In 1868, the botanist Robert Oliver Cunningham described the Flora as "invaluable" for his study of the plants of "Fuegia" from the survey ship HMS Nassau.

=== Modern ===

Flora Antarctica remains important, and continues to be cited in modern botanical research. For example, in 2013 W. H. Walton in his Antarctica: Global Science from a Frozen Continent describes it as "a major reference to this day", encompassing as it does "all the plants he found both in the Antarctic and on the sub-Antarctic islands", surviving better than Ross's deep-sea soundings which were made with "inadequate equipment".

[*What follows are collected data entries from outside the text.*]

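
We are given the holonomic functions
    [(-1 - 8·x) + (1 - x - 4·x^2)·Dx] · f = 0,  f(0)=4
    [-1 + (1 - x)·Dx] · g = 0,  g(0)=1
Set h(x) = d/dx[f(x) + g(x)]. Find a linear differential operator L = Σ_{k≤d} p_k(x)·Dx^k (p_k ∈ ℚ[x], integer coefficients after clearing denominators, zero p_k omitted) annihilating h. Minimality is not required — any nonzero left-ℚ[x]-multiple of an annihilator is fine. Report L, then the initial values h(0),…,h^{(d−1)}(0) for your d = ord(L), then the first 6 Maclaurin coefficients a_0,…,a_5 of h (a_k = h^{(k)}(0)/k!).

f: a_k = 4, 4, 20, 36, 116, 260, …
g: a_k = 1, 1, 1, 1, 1, 1, …
Sum ⇒ L₀ = lclm(L_f,L_g) in ℚ(x)⟨Dx⟩.
Derive L from L₀ (diff closure).
L = (-6 - 96·x - 384·x^3 + 96·x^4) + (6 + 42·x - 24·x^2 + 144·x^3 - 372·x^4 + 96·x^5)·Dx + (-1 + 2·x - 9·x^2 + 24·x^3 + 28·x^4 - 60·x^5 + 16·x^6)·Dx^2  (order 2).
h: a_k = 5, 42, 111, 468, 1305, 4350, …
ICs: h(0) = 5, h′(0) = 42.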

David Senchina notes that Hooker was the first botanist to set foot on Antarctica, in 1840; the first sighting of a plant on the continent was only a few years earlier, namely A. Young's observation of Deschampsia antarctica (Antarctic hair grass) in 1819, from HMS Andromache, and the first plant specimen from an Antarctic island had been collected by the American James Eights only in 1830. Senchina calls Hooker's work "monumental", and notes that it covers ecology, with discussion of rocks as sources of heat for plants, and wind as a means of dispersing seeds and spores, as well as "standard plant collection, description, and classification". He concludes that Hooker, in the book and in discussion with Darwin, initiated the study of Antarctic plant geography and ecology.